Dunsinane. Um aposento no Castelo.

Entram um Médico e uma Dama de Companhia.

Médico – Por duas noites velei, juntamente com a senhora, mas não consigo perceber nenhuma verdade no seu relatório. Quando foi a última vez que ela caminhou dormindo?

Dama de companhia – Depois que Sua Majestade foi para os campos de batalha, eu a vi levantar-se da cama, jogar o roupão sobre si, com a chave destrancar a arca e dela tirar papel, depois do que dobrou o papel, nele escreveu, leu o escrito, lacrou-o e de novo voltou à sua cama. E, todo esse tempo, estava ela num sono profundo.

Médico – Uma grande perturbação na natureza da pessoa, receber simultaneamente o benefício do sono e perpetrar atos de quem está em vigília. Nessa agitação durante o sono, além de caminhar e executar outras atividades, o que (se alguma vez) a senhora ouviu ela dizer?

Dama de companhia – Coisas, senhor, que não vou repetir sem o consentimento dela.

Médico – Para mim a senhora pode repeti-las, e seria bastante apropriado que o fizesse.

Dama de companhia – Não repito o que ouvi, nem para o senhor nem para ninguém, pois que não tenho testemunha que confirme minhas palavras.

[Entra Lady Macbeth, com uma vela acesa na mão.]

Veja o senhor, aí vem ela. É bem assim que ela aparece, desse jeito, e, por minha alma, ela está dormindo, profundamente. Observe-a, sem que ela o perceba.

Médico – Como conseguiu ela essa luz?

Dama de companhia – Ora, estava ao lado dela. Sempre há alguma luz ao seu lado, ininterruptamente. São ordens de minha senhora.

Médico – Como a senhora pode ver, ela está de olhos abertos.

Dama de companhia – Sim, mas eles estão fechados para o sentido da visão.

Médico – O que é isso que ela faz agora? Veja como esfrega as mãos.

Dama de companhia – Esse é um movimento rotineiro com ela, quando parece estar lavando as mãos.

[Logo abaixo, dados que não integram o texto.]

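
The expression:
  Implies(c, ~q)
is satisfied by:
  {c: False, q: False}
  {q: True, c: False}
  {c: True, q: False}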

Já a vi insistir nessa gesticulação por um quarto de hora.

Lady Macbeth – Mesmo assim, ainda há aqui uma mancha.

Médico – Escute! Ela está falando alguma coisa. Vou anotar o que ela diz, para depois confirmar a lembrança de suas palavras com mais certeza.

Lady Macbeth – Sai, mancha maldita! Sai, estou dizendo. Um, dois... ora, mas então é este o momento de se fazer a coisa. O Inferno é tão escuro! Que vergonha, senhor meu marido! Que vergonha: um soldado, e com medo? Haveríamos de ter medo do quê? Quem é que vai saber, quando ninguém tem poder para obrigar-nos a contar como nós chegamos ao poder? E, ainda assim, quem poderia adivinhar que o velho tinha tanto sangue dentro das veias?

Médico – A senhora ouviu isso?

Lady Macbeth – O Barão de Fife era casado. Onde estará agora a esposa dele? Mas será que estas mãos não estarão jamais limpas? Basta, meu Senhor, vamos parar já com isso. Pões tudo a perder com esses teus sobressaltos.

Médico – Meu Deus! Meu Deus! Está-se ouvindo o que não é para nossos ouvidos.

Dama de companhia – Ela falou o que não devia, disso tenho certeza. Só Deus sabe o que ela ainda não contou.